Autonomic dysreflexia (AD), or hyperreflexia, is your body over reacting to something happening to it below the level of your spinal cord injury or SCI.

AD is most common in high injuries, T6 or above, and during the first few months of your SCI. It is rare and less severe, but it can happen to people with SCI’s as low as T10. AD is more common and severe in people with complete SCI’s than those with incomplete SCI’s. AD can be life threatening and is considered medical emergency.

Your autonomic nervous system is the part of your nervous system that controls parts of your body without you thinking about them, such as heart rate, circulation, breathing, digestion, sweating, etc.

Your autonomic nervous system is grouped into sympathetic and parasympathetic. Your sympathetic nervous system responds in fight or flight situations. It makes your heart beat faster, your skin’s blood vessels narrow, and widens your pupils so you can see better. Your parasympathetic nervous system responds in rest and digest situations. It makes you salivate and your skin’s blood vessels widen.

When something irritates your body below your SCI, signals are sent to your spinal cord and trigger a sympathetic (fight or flight) response. This response narrows your skin’s blood vessels and raises your blood pressure. Your blood pressure will continue to rise until what is irritating your body is stopped. When the irritant’s signal travels up your spinal cord to tell your brain what it wrong, the signal is blocked by your SCI. Sensors near your heart sense your raised blood pressure and tell your brain that there is a sympathetic response. Your brain does not know why there is a sympathetic response so it sends a parasympathetic (rest and digest) response down your spinal cord to counteract the sympathetic response. The parasympathetic signal from your brain is blocked by your SCI. This means above the level of your SCI your body shows parasympathetic symptoms and below the level of your SCI your body shows sympathetic symptoms.

The most common symptom is a sudden pounding headache caused by your raised blood pressure. The strong parasympathetic (rest and digest) response causes you to have a slow pulse, stuffed nose, small pupils, and, above the level of your SCI, flushed or splotchy and sweaty skin. The small pupils and high blood pressure can cause vision changes such as blurring, seeing spots, and narrowing of vision. Below the level of your SCI the strong sympathetic (fight or flight) response causes your skin to be pale, cool, and goose bumps covered. Because of the discomfort you may also feel nausea and/or restlessness. If left untreated autonomic dysreflexia may lead to seizures, stroke, or death.

AD requires quick action. It is important to lower your blood pressure, so first sit up straight and if possible dangle your legs. Remove or loosen any tight clothing or accessories. Have someone check your blood pressure every 2–3 minutes.

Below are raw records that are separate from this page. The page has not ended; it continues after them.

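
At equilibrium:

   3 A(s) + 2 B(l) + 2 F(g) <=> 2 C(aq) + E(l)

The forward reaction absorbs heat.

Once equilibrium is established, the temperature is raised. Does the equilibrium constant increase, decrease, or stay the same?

K depends on temperature via the van 't Hoff relation. The forward reaction is endothermic, so raising T increases K.

increases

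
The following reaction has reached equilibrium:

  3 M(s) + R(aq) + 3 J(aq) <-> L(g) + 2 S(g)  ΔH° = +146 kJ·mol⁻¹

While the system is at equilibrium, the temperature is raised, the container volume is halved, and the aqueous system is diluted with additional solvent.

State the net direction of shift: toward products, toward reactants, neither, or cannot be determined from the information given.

The forward reaction is endothermic. Raising T favours the endothermic direction — shift to the right.
Gas moles: reactants 0, products 3 (Δn_gas = +3). Compression shifts the system toward the side with fewer moles of gas — to the left.
Dilution lowers every aqueous concentration by the same factor. Δn_aq = 0 − 4 = -4, so the system shifts toward the side with more dissolved moles — to the left.
The individual effects push in opposite directions; without quantitative information the net direction cannot be determined.

cannot be determined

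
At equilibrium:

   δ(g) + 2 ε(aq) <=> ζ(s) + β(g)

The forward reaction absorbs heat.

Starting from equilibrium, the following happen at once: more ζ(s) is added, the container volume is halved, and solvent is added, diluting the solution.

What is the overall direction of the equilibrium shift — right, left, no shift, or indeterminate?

left

ζ is a pure solid; its activity is 1 regardless of amount, so Q is unaffected — no shift from this change.
Gas moles: reactants 1, products 1. Δn_gas = 0, so a volume change leaves Q equal to K — no shift from this change.
Dilution lowers every aqueous concentration by the same factor. Δn_aq = 0 − 2 = -2, so the system shifts toward the side with more dissolved moles — to the left.
Only the nonzero effect(s) matter; the net shift is to the left.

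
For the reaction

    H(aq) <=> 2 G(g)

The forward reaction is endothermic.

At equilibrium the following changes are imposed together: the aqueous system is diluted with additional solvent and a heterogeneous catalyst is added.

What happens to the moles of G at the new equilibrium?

Dilution lowers every aqueous concentration by the same factor. Δn_aq = 0 − 1 = -1, so the system shifts toward the side with more dissolved moles — to the left.
A catalyst speeds both forward and reverse rates equally; it changes neither Q nor K — no shift from this change.
The net shift is to the left. G is a product, so its amount decreases.

decreases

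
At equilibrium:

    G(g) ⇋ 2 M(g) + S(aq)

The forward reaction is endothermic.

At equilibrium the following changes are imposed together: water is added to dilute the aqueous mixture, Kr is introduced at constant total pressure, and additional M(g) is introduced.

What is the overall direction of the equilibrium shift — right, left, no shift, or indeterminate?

cannot be determined

Dilution lowers every aqueous concentration by the same factor. Δn_aq = 1 − 0 = +1, so the system shifts toward the side with more dissolved moles — to the right.
Adding inert gas at constant total pressure expands the volume and lowers every reacting partial pressure. With Δn_gas = 2 − 1 = +1, Q moves away from K toward the side with fewer gas moles, so the system shifts toward the side with more gas moles — to the right.
Adding M (g), a product, drives the reaction to the left.
The individual effects push in opposite directions; without quantitative information the net direction cannot be determined.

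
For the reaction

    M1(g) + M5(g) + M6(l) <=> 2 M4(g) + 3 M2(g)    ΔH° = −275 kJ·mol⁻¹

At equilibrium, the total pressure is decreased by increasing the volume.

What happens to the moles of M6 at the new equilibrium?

decreases

Gas moles: reactants 2, products 5 (Δn_gas = +3). Expansion shifts the system toward the side with more moles of gas — to the right.
The net shift is to the right. M6 is a reactant, so its amount decreases.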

Remember that the resting blood pressure for people with SCI’s is lower than it was before the SCI. It is important to take your blood pressure regularly so you know your resting blood pressure.

The most important step when you have AD is to find the cause and relieve it.

Bladder problems are the most common cause of AD. If you use intermittent catheterization, you should drain your bladder carefully with a straight catheter. If you use an indwelling catheter check to see if there is a kink or clog in the catheter or the catheter bag is full. Other bladder problems that can cause AD are urinary tract infections and bladder or kidney stones.

Bowel problems are another common cause of AD. If your stools are hard they can become stuck in your bowels and cause AD. Hard stools can be caused by a low-fiber diet or not drinking enough fluids. This can be solved by eating more high-fiber foods and drinking enough fluid. If you commonly have hard stools, you may be prescribed stool softeners. Unlubricated digital stimulation can cause can cause AD. You may need to use a prescription anesthetic lubricant to prevent this. Other bowel problems that can cause AD are excessive gas, hemorrhoids, or anal infection.

Skin problems can cause AD so it is important to check your body for cuts, bruises, abrasions, burns, frostbite, pressure sores, and ingrown toenails. Burns include sunburns and hot water burns, so it is important to wear sunscreen and check the temperature of water.

Other internal pains that can cause AD are bone fractures, over stimulation during sexual activity, menstrual cramps, labor, delivery, gastric ulcers, colitis, appendicitis, and peritonitis.

Taking precautions can lower your risk for having AD. Keeping your catheter clean and following a catheterization schedule can prevent infections and unexpected bladder problems. Eating high-fiber foods, drinking enough fluids, and following a bowel program will help keep your bowel movements on schedule and prevent bowel problems. Frequent pressure releases in your wheelchair and bed helps prevent pressure sores. Routinely check your skin so you know if you have cuts, pressure sores, or abrasions that need treatment. Using sunscreen when you are outdoors and checking water temperature can prevent burns. Dressing appropriately in cold temperatures can prevent frostbite. If AD is a frequent problem, you may be prescribed medication to manage the symptoms.

If you are unable to find the problem or relieve it within 5–10 minutes, call 911 for medical assistance.

Become familiar with the symptoms, treatments, and causes and make sure those close to you are aware as well. Since not all physicians are familiar with AD it is useful to carry a card about AD in your wallet.